SPOILERS AHEAD. And now that you’ve been warned, on with the review! So, as a YA fiction enthusiast who is also tired of tropes, this is the fantasy book I’ve been waiting for. There has never been a book I’ve more wanted on my bookshelf. There was such an original plot. It was so beautifully written. Everyone in this book lives in a dream world, dreaming that they’re Lord Byron or Isaac Newton and dreaming about colours and Colors and missing fathers and swan-mothers. Some lines I love:

“When Jack cast his gaze over Madeleine’s former life he caught glimpses of sails swelling in gusts of winds, reindeer stamping and breathing mist, diamonds woven through plaits and spilling like raindrops down a window.”

“Jack had gathered the names together by the stems; he’d arranged them in a vase that he kept to the right of his mind. At night, before he fell asleep, he’d breathe in the fragrance of each, the details that Madeleine had shared.”

“a whole bubbling brook sort of name”

“What hinders the fixt stars from falling upon one another?… She had to stop the stars from tumbling together… A sky full of stars was relying on her to keep her back straight, her shoulders firm, her head nodding now and then, her voice calm and polite… because as long as she did that, her mother would be okay… All she had to do was keep the stars fixed to the sky.”

“The thing is, Elliott, you were like a piece of magic.
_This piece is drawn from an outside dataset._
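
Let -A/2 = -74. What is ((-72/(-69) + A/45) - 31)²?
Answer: 761815201/1071225 ≈ 711.16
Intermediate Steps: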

You held the fixed stars in place for me and you stopped them from falling. If I open another letter from you, I think they might start to tumble.”

There is this really clever extended metaphor revolving around Isaac Newton, Lord Byron, and Ada Lovelace, and how their lives parallel the lives of Madeleine, Jack, and Belle. What starts out as an annoying school assignment becomes this heartbreaking condemnation when Madeleine starts recognizing the cracks in her own worldview, realizing that her father is not some glittery hero and her mother is not a lost swan in a tower.

I also really appreciate how the romance was handled in here, mostly Madeleine and Jack’s relationship. In general, I am not a fan of romance in YA novels because nothing feels original anymore, nor does it ever feel realistic, or it will takes over the actual plot. What made this feel fresh was how both Madeleine and Jack both accepted that they worked better as friends at the end of the book. The power of Madeleine’s journey is that once she “wakes up,” she sees that Jack is remarkable just as he is, a teenage boy in Cambridge, her friend. Elliott and Kala’s relationship was tolerable for me. It felt very sentimental at times, but the burst of clarity from Elliot’s perspective injected some much-needed realism into their relationship. Elliott realizes that his feelings for Kala don’t make either of them as wonderful or perfect as they see each other; or else, how could he have cheated on her? It seemed a healthier alternative to seeing each other as perfect.